Pavlik, true to dignified form, offered no excuses after the fight and told HBO commentator Larry Merchant that he was ready to go back to the drawing board. He returned home to his belt and his natural weight, where he put down one inauspicious opponent before following up with a win against an 11-1 underdog.

Neither of these fights did anything to erase the memory of Hopkins beating Pavlik to a bloody pulp, but Kelly was being honest in saying that he deserved no flak for taking his mandatories. A fickle boxing public could be forgiven for forgetting that Joe Louis had a record number of defenses against what he himself called "The Bum of the Month Club."

Pavlik then took on a live (and deadly) challenge in Sergio Gabriel Martinez.
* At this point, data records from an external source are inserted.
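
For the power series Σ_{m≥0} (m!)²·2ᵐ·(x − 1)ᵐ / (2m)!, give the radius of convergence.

The ratio of consecutive coefficients is (m+1)²/[(2m+1)·(2m+2)] · 2 → 1/2.
Thus R = 1/(1/2) = 2.

R = 2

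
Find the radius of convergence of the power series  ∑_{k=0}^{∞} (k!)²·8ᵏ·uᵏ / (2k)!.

Apply the ratio test: |a_{k+1}| / |a_k| = (k+1)²/[(2k+1)·(2k+2)] · 8, which tends to 2 as k → ∞.
The series converges when 2 · |u| < 1, giving R = 1/2.

R = 1/2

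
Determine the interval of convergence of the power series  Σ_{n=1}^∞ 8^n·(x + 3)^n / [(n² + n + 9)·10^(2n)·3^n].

By the ratio test, |a_{n+1}/a_n| = [(n² + n + 9)/((n+1)² + (n+1) + 9)] · 8/(100·3) → 2/75.
The series converges when 2/75 · |x + 3| < 1, giving R = 75/2.
When x = 69/2, the terms are on the order of 1/n², so the series converges absolutely by comparison with the p-series (p = 2 > 1).
Endpoint x = -81/2: the series is dominated by a constant times Σ 1/n², which converges (p = 2 > 1).

[-81/2, 69/2]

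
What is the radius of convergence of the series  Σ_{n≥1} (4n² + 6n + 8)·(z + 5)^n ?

Apply the ratio test: |a_{n+1}| / |a_n| = (4(n+1)² + 6(n+1) + 8)/(4n² + 6n + 8), which tends to 1 as n → ∞.
Convergence for |z + 5| < 1, so R = 1.

R = 1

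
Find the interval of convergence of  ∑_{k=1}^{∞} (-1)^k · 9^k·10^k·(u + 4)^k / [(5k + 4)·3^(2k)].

(-41/10, -39/10]

By the ratio test, |a_{k+1}/a_k| = [(5k + 4)/(5(k+1) + 4)] · 9·10/9 → 10.
Hence the series converges for |u + 4| < 1/(10) = 1/10, so the radius of convergence is 1/10.
Check u = -39/10: an alternating series whose terms decrease to 0 in absolute value, so it converges by the Leibniz criterion.
When u = -41/10, the terms are asymptotic to a nonzero constant times 1/k, so the series diverges by limit comparison with Σ 1/k.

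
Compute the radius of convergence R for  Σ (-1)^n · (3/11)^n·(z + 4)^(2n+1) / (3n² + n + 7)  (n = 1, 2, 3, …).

Ratio test: |a_{n+1}/a_n| = [(3n² + n + 7)/(3(n+1)² + (n+1) + 7)] · 3/11 → 3/11 as n → ∞.
Since the exponent of (z + 4) increases by 2 each term, convergence requires |z + 4|² < 11/3, hence R = √33/3.

R = √33/3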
Fresh off a narrow loss to Paul "The Punisher" Williams, Martinez was a rising star who had paid a decade's plus worth of dues and was ready to earn his crown. The action was back and forth, and Kelly won more than a few rounds from both press row and officiating judges. He managed to secure a flash knockdown against Martinez in the middle rounds, but it wasn't enough to undo the damage Martinez had done.
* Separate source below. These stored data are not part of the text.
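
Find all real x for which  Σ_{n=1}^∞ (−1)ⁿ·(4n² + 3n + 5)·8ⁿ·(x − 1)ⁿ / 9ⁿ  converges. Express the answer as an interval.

Apply the ratio test: |a_{n+1}| / |a_n| = [(4(n+1)² + 3(n+1) + 5)/(4n² + 3n + 5)] · 8/9, which tends to 8/9 as n → ∞.
Thus R = 1/(8/9) = 9/8.
When x = 17/8, the terms have absolute value of order n², which does not tend to 0, so the series diverges by the divergence test.
At x = -1/8: the terms do not tend to 0, so the series diverges.

(-1/8, 17/8)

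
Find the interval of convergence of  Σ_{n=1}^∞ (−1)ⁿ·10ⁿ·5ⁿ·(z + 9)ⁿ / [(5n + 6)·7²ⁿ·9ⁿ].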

After the Martinez loss, "El Maravilla" was given an ultimatum: to either keep his middleweight crown or go back down to 154. He chose the latter option, and promptly knocked out "the most dangerous man in boxing," Paul Williams, well-inside the distance. 

Comparing Pavlik's loss to Martinez against the concussion that Martinez laid on Williams, one has to give Pavlik credit for remaining game throughout the fight that cost him his belt. Once again, he made no excuses and asked for no sympathy.
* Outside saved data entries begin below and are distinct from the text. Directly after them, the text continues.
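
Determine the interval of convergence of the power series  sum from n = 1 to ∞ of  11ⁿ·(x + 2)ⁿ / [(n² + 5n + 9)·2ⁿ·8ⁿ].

Ratio test: |a_{n+1}/a_n| = [(n² + 5n + 9)/((n+1)² + 5(n+1) + 9)] · 11/(2·8) → 11/16 as n → ∞.
Hence the series converges for |x + 2| < 1/(11/16) = 16/11, so the radius of convergence is 16/11.
Endpoint x = -6/11: the series is dominated by a constant times Σ 1/n², which converges (p = 2 > 1).
Check x = -38/11: the series is dominated by a constant times Σ 1/n², which converges (p = 2 > 1).

[-38/11, -6/11]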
Despite being a great ambassador for the sport, a quick scan through the archives of most boxing forums and websites shows that many or most fans have turned on Kelly Pavlik, a man who earlier, some were beginning to mythologize as if he were Rocky Balboa. Does Pavlik deserve the harsh criticism? Was he a fly-by-night paper tiger?

If the job of a former champ is to silence critics with his fists, it must be said that Pavlik had been falling down on the job. Despite saying that 160 was for him after his catchweight loss to Bernard Hopkins, Team Pavlik announced that they would be stepping up to 168 to make some noise at Super Middleweight.

One has to wonder at the wisdom of this decision. Ever since Joe Calzaghe retired, Super Middleweight has been the "it" division, with a round-robin tournament between six of the best speicmens in the league, all competing on "Showtime," a network that might not be receptive to letting Pavlik sub in since he has stated on record, "Those guys are fighting for peanuts. They're going to burn their whole career and for what? Nobody watches Showtime."

Besides that, if Kelly's goal is to capture glory at 168, and he can't get into the Super Six, where is he going to go? Lucian Bute? A man who knocked out both Librado Andrade and Edison Miranda in less than ten rounds combined? If Pavlik wants to commit suicide that badly, he might as well put on fifty pounds and face either Wladimir or Vitali Klitschko.

The last anyone heard from the Ghost, he was slated to fight on the undercard of Pacquiao-Margarito. It might have been humbling for a once-headlining champion to play second fiddle, but the road back to the top is long, and what better way to announce your return than with an impressive knockout, in Cowboys Stadium no less, in front of thousands of adoring fans?

Pavlik cited a rib injury and pulled out of that fight. Some began to question the legitimacy of the injury, a little bit louder than when Pavlik had cited a staph infection on his hand, which slated opponent Paul Williams said looked like little more than "wax."

So where is Pavlik now? The last anyone heard he was in the Betty Ford clinic, enduring his second treatment program for an alleged problem with alcohol. Pavlik is certainly not the first boxer with a substance abuse problem, and he won't be the last.  But even his family and staff have suggested that this may be the end of the road. And if it is, ultimately Kelly has nothing to be ashamed of. Much like Ricky Hatton, he won all of his fights until he fought the very best. Naturally, that means that he was very good. He became the champion in one of Boxing's  original divisions before the age of thirty, and he did it, as Bernard Hopkins said, holding up his hands, "with these."